Program penyalaan bantuan listrik ini merupakan wujud nyata kepedulian insan PLN untuk menghadirkan terang hingga ke pelosok negeri, khususnya di kawasan Terdepan, Terluar, dan Tertinggal (3T). Bantuan ini memastikan warga yang sebelumnya hidup dalam keterbatasan penerangan kini dapat menikmati akses listrik yang andal dan aman.
Wakil Wali Kota Jayapura Rustan Saru, memberikan apresiasi tinggi atas langkah proaktif PLN. Ia menilai bantuan ini sangat tepat sasaran dan membantu pemerintah daerah dalam meningkatkan kesejahteraan masyarakat perbatasan.
“Program ini sangat menyentuh hati. Terima kasih kepada PLN dan seluruh pegawai yang telah berinisiatif membantu masyarakat kami di perbatasan. Kini anak-anak bisa belajar di malam hari dan aktivitas warga jadi lebih mudah,” pungkasnya.

Manager PLN Unit Pelaksana Pelayanan Pelanggan (UP3) Jayapura, Marthen Henderson, menjelaskan bahwa program ini bukan sekadar program korporasi, melainkan aksi solidaritas dari para pegawai dalam upaya mewujudkan keadilan energi bagi seluruh rakyat Indonesia, termasuk di kawasan Terdepan, Terluar, dan Tertinggal (3T).
“Listrik adalah kebutuhan dasar.
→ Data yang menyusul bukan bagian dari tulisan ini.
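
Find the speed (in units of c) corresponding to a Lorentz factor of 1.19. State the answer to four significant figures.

0.5421c

β = √(1 − 1/γ²) = √(1 − 1/1.4161) = √0.293835 = 0.5421.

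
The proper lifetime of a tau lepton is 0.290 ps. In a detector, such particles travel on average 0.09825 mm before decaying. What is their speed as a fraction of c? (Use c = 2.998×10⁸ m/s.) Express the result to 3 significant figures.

Let x = d/(cτ) = 9.825×10^-5 m / (2.998×10⁸ m/s × 2.900×10^-13 s) = 1.1301. Since d = βγcτ, x = βγ = β/√(1−β²).
Solving: β² = x²/(1+x²) = 1.27713/2.27713 = 0.560851, so β = 0.749.

0.749c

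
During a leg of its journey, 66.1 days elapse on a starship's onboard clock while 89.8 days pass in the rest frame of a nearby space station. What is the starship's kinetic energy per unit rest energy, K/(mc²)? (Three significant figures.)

γ = Δt/Δτ = 89.8/66.1 = 1.35855.
K/(mc²) = γ − 1 = 1.35855 − 1 = 0.359.

0.359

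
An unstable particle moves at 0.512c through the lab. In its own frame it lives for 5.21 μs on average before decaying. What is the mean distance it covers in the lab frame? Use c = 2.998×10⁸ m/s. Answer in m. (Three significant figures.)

931 m

γ = 1/√(1 − β²) = 1/√(1 − 0.262144) = 1/√0.737856 = 1/0.858985 = 1.1642.
Lab-frame lifetime: Δt = γτ = 1.1642 × 5.21 μs = 6.0655 μs.
Distance: d = vΔt = 0.512 × 2.998×10⁸ m/s × 6.0655×10^-6 s = 931 m.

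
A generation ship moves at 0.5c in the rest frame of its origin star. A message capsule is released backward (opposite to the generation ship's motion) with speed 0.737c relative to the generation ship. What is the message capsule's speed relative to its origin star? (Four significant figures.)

0.3753c

In units of c, u = (u' + v)/(1 + u'v) with u' = −0.737 and v = 0.5.
Numerator: −0.737 + 0.5 = −0.237. Denominator: 1 + (−0.737)(0.5) = 0.6315.
u = −0.237/0.6315 = −0.3753, so the speed is 0.3753c.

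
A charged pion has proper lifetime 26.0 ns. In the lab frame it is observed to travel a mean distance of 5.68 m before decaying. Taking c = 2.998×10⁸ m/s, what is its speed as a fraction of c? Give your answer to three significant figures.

Let x = d/(cτ) = 5.680 m / (2.998×10⁸ m/s × 2.600×10^-8 s) = 0.72869. Since d = βγcτ, x = βγ = β/√(1−β²).
Solving: β² = x²/(1+x²) = 0.530989/1.530989 = 0.346827, so β = 0.589.

0.589c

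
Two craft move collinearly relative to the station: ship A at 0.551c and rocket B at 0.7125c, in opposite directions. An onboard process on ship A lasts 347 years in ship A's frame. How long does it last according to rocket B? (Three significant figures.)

The velocity of ship A relative to rocket B is (0.551 + 0.7125)c / (1 + 0.551×0.7125) = 0.9073c; relative speed 0.9073c.
γ for this relative speed: γ = 1/√(1 − 0.823193) = 2.3782.
Ship A's interval is proper; time dilation gives Δt_B = γΔτ = 2.3782 × 347 years = 825 years.

825 years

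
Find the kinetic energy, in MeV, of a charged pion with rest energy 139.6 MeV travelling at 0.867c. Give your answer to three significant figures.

γ = 1/√(1 − β²) = 1/√(1 − 0.751689) = 1/√0.248311 = 1/0.498308 = 2.0068.
Kinetic energy: K = (γ − 1)mc² = (2.0068 − 1) × 139.6 MeV = 1.0068 × 139.6 = 141 MeV.

141 MeV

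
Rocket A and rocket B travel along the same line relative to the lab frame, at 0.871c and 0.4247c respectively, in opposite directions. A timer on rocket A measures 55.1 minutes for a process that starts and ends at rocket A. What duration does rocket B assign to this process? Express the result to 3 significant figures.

170 minutes

The velocity of rocket A relative to rocket B is (0.871 + 0.4247)c / (1 + 0.871×0.4247) = 0.94583c; relative speed 0.94583c.
At |u| = 0.94583c, γ = (1 − 0.894594)^(−1/2) = 3.0801.
Rocket A's interval is proper; time dilation gives Δt_B = γΔτ = 3.0801 × 55.1 minutes = 170 minutes.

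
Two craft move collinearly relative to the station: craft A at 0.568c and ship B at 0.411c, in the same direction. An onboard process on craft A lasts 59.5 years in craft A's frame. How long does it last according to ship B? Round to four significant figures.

60.79 years

The velocity of craft A relative to ship B is (0.568 − 0.411)c / (1 − 0.568×0.411) = 0.20481c; relative speed 0.20481c.
At |u| = 0.20481c, γ = (1 − 0.0419471)^(−1/2) = 1.0217.
Craft A's interval is proper; time dilation gives Δt_B = γΔτ = 1.0217 × 59.5 years = 60.79 years.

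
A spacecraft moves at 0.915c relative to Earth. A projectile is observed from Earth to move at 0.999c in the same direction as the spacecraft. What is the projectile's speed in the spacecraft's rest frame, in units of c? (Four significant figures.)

Transform to the spacecraft's frame: u' = (u − v)/(1 − uv/c²).
u' = (0.999 − 0.915)/(1 − 0.999×0.915) = 0.084/0.085915 = 0.97771.
Speed in the spacecraft's frame: 0.9777c (in the same direction).

0.9777c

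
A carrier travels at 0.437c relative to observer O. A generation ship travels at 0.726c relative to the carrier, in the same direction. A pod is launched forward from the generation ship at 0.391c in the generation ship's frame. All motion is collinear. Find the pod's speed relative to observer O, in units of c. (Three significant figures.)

First combine the pod and generation ship (S''→S'): u₁ = (0.391 + 0.726)/(1 + 0.391×0.726) = 1.117/1.283866 = 0.87003.
Then combine with the carrier (S'→S): u = (0.87003 + 0.437)/(1 + 0.87003×0.437) = 1.30703/1.38020311 = 0.94698.

0.947c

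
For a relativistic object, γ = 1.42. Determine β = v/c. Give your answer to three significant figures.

β = √(1 − 1/γ²) = √(1 − 1/2.0164) = √0.504067 = 0.710.

0.710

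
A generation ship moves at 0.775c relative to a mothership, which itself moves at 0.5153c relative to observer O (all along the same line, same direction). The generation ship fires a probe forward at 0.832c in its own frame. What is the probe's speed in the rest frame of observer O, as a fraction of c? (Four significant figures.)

0.9926c

Compose velocities in two stages. Stage 1 (into S'): u₁ = (0.832+0.775)/(1+0.832×0.775) = 0.97702.
Stage 2 (into S): u = (0.97702+0.5153)/(1+0.97702×0.5153) = 0.99259, so the speed is 0.9926c.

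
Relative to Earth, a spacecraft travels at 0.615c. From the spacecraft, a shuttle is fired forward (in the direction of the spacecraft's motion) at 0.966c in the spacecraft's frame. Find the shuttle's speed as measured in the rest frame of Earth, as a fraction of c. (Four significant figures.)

Relativistic velocity addition: u = (u' + v)/(1 + u'v/c²), with u' = 0.966c and v = 0.615c.
Numerator: 0.966 + 0.615 = 1.581. Denominator: 1 + (0.966)(0.615) = 1.59409.
u = 1.581/1.59409 = 0.99179, so the speed is 0.9918c.

0.9918c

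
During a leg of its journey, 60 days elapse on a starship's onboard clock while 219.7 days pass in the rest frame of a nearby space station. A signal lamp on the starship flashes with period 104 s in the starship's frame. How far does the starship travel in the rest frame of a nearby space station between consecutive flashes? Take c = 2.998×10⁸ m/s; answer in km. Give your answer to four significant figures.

From Δt = γΔτ: γ = 219.7/60 = 3.66167.
β = √(1 − 1/γ²) = 0.96199. Lab-frame period = γτ = 3.66167×104 s = 380.81 s. Distance = βc × γτ = 0.96199 × 2.998×10⁸ m/s × 380.81 s = 1.0983×10^11 m = 1.098×10^8 km.

1.098×10^8 km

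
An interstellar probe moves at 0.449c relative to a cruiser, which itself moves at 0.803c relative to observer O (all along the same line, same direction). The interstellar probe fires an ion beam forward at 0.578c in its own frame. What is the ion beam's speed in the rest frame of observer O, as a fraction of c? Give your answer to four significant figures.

0.9780c

Compose velocities in two stages. Stage 1 (into S'): u₁ = (0.578+0.449)/(1+0.578×0.449) = 0.81539.
Stage 2 (into S): u = (0.81539+0.803)/(1+0.81539×0.803) = 0.97802, so the speed is 0.9780c.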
Melalui donasi sukarela pegawai PLN, kami ingin berbagi kasih dan sukacita Natal. Kami ingin semua masyarakat Papua merasakan manfaat listrik. Ini bukan sekadar program, tapi bukti nyata komitmen PLN dalam menerangi negeri hingga pelosok,” ujar Marthen.
Mekanisme pendanaan program ini sepenuhnya berasal dari kantong pribadi pegawai PLN yang tergerak hatinya melalui program Light Up The Dream. Hal ini membuktikan bahwa PLN tidak hanya hadir sebagai operator kelistrikan negara, tetapi juga sebagai entitas yang memiliki jiwa sosial tinggi terhadap lingkungan sekitarnya.
Dengan masuknya listrik ke Kampung Moso, diharapkan roda perekonomian warga dapat berputar lebih cepat dan kualitas hidup masyarakat di etalase timur Indonesia ini semakin meningkat seiring dengan terangnya lampu-lampu yang menyala di rumah mereka.